I guess this is the “without forgetting who you are” part of the reinventing yourself thoughts I shared recently. Or maybe, more what I meant, there? I read that title again and it feels like I was concerned about forgetting my roots or something. I mean, yeah, but I’m really more concerned about making a conscious effort to factor all the stuff I’ve learned about myself in recent years into my new plans.
Big moves break small ties.
From that post:
I keep finding myself thinking, “I don’t do it like this.” What’s neat is how quickly “I don’t have to do it like this anymore” follows. I like noticing the little spots where my brain realizes we have a rare opportunity to radically change how we do things because there’s just no way we can go back to the way things were.

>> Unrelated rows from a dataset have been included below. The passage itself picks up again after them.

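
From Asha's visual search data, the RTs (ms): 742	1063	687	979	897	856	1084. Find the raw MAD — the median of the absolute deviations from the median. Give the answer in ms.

Sorted: 687, 742, 856, 897, 979, 1063, 1084 → median = 897
|x − 897|: 155, 166, 210, 82, 0, 41, 187
Sorted deviations: 0, 41, 82, 155, 166, 187, 210 → MAD = 155

155 ms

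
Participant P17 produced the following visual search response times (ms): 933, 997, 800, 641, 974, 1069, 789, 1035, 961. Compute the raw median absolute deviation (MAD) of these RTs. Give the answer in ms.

Sorted: 641, 789, 800, 933, 961, 974, 997, 1035, 1069 → median = 961
|x − 961|: 28, 36, 161, 320, 13, 108, 172, 74, 0
Sorted deviations: 0, 13, 28, 36, 74, 108, 161, 172, 320 → MAD = 74

74 ms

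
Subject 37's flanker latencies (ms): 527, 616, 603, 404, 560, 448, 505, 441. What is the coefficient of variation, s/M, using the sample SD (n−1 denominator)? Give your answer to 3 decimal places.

n = 8, Σ = 4104, M = 513.0000
Σ(x−M)² = 42468.000; s = √(42468.000/7) = 77.8900
CV = 77.8900 / 513.0000 = 0.15183

0.152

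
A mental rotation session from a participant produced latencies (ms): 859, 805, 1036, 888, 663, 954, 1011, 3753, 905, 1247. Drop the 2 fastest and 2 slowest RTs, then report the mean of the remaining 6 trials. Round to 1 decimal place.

Sorted: 663, 805, 859, 888, 905, 954, 1011, 1036, 1247, 3753
Drop lowest 2 (663, 805) and highest 2 (1247, 3753)
Remaining (n=6): Σ = 5653, mean = 5653/6 = 942.167

942.2 ms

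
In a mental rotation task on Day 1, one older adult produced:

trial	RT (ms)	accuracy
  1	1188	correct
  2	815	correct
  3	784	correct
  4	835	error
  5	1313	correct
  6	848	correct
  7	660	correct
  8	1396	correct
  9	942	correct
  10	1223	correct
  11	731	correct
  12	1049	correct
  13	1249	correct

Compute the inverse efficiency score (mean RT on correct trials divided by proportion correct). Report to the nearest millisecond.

1101 ms

Correct trials (n=12): 1188, 815, 784, 1313, 848, 660, 1396, 942, 1223, 731, 1049, 1249
Mean correct RT = 12198/12 = 1016.5000 ms
Proportion correct = 12/13
IES = 1016.5000 / (12/13) = 1101.208 ms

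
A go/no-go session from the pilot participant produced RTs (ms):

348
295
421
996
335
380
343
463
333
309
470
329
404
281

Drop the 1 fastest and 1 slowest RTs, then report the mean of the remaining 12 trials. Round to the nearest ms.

Sorted: 281, 295, 309, 329, 333, 335, 343, 348, 380, 404, 421, 463, 470, 996
Drop lowest 1 (281) and highest 1 (996)
Remaining (n=12): Σ = 4430, mean = 4430/12 = 369.167

369 ms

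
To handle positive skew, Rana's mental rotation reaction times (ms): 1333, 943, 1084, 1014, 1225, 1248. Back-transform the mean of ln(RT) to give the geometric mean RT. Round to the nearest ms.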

The longer we stay in one place, the harder it is to change. Think: petrified wood. It’s wood that’s spent so much time in the same spot that it’s mineralized and turned to stone. We can shape and build with both wood and stone, but one is easier than the other.

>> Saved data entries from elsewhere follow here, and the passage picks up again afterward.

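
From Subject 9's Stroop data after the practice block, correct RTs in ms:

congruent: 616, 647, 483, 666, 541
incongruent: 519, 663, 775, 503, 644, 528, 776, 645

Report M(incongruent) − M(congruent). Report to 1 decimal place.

41.0 ms

M(congruent) = 2953/5 = 590.600
M(incongruent) = 5053/8 = 631.625
Difference = 631.625 − 590.600 = 41.025 ms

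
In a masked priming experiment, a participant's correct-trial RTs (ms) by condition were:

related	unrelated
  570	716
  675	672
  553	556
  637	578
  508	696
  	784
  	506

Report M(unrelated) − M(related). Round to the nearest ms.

55 ms

M(related) = 2943/5 = 588.600
M(unrelated) = 4508/7 = 644.000
Difference = 644.000 − 588.600 = 55.400 ms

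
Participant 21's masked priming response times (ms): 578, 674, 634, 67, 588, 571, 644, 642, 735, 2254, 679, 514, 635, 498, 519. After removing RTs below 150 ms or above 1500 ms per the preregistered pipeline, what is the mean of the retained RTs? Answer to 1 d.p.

Excluded: 67, 2254
Retained (n=13): Σ = 7911
Mean = 7911/13 = 608.5385

608.5 ms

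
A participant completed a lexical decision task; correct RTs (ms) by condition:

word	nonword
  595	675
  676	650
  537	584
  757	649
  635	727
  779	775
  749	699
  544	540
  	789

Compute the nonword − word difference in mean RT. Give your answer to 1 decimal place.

M(word) = 5272/8 = 659.000
M(nonword) = 6088/9 = 676.444
Difference = 676.444 − 659.000 = 17.444 ms

17.4 ms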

At the same time, stone is stronger and more resilient. Anyway, the point I’m working through is that I want to use this opportunity to implement a lot of the good ideas I’ve picked up over the years—but I can’t forget all the things I’ve learned about how I get in my own way.
Or maybe how and where I DON’T get in my own way?
The path of least resistance is always downhill. The longer we let things slide, the more momentum they gain—and the harder (and scarier) they become to stop. You know, it’s like weight loss. We all know it starts with eating less and doing more. And yet so many of us struggle with this day in and day out. It’s like our brains have figured out compound interest, but use it the wrong way.
Look, man. Even if we started doing everything 100% right—RIGHT NOW—it would take months to see results. One bacon cheeseburger with a fried egg and fries isn’t going to turn you into a blimp.
We can all see the absurdity in that kind of thinking, but that’s how it goes sometimes. It’s almost as if we’ve got the tools and machinery we need to become the people we want to be, but once we get things moving in one direction, our brains pull out every trick in the book to keep us on those tracks. It’s all habits.
Everywhere I go, there I am. Simultaneously getting in my own way and letting things slide. So here I am in a new town, with more flexibility than I’ve had since high school, and I’m starting to notice how what feels like preserving space and time for exciting new things is a slippery slope letting whatever is easiest fill that space.
Don’t put it down. Put it away.
[ Thanks, Josh. ]
One windy-ass night on a ridge somewhere in the Parashant National Monument, Josh and I were talking about how much time we spend looking for things we just had or saw earlier in the day. Josh shared this little nugget with me and it’s been a daily reminder ever since. For many of us with ADHD, out of sight means out of mind. Our brains are processing far too much information through the windshield to be bothered with things in the rearview mirror. When we put things away—ie: where they go—we can find them when we need them.
It seems the same thing applies to this relatively clean slate opportunity I’ve got before me now. While it might feel like I’m preserving space and time for things like walking the dogs, reading more books, writing more often, and so on, the longer I go without putting those things away so to speak, the easier it is for literally anything else to sneak in and take root.
More deep thoughts from Brian, I guess. But this is where I am these days. Everywhere I go.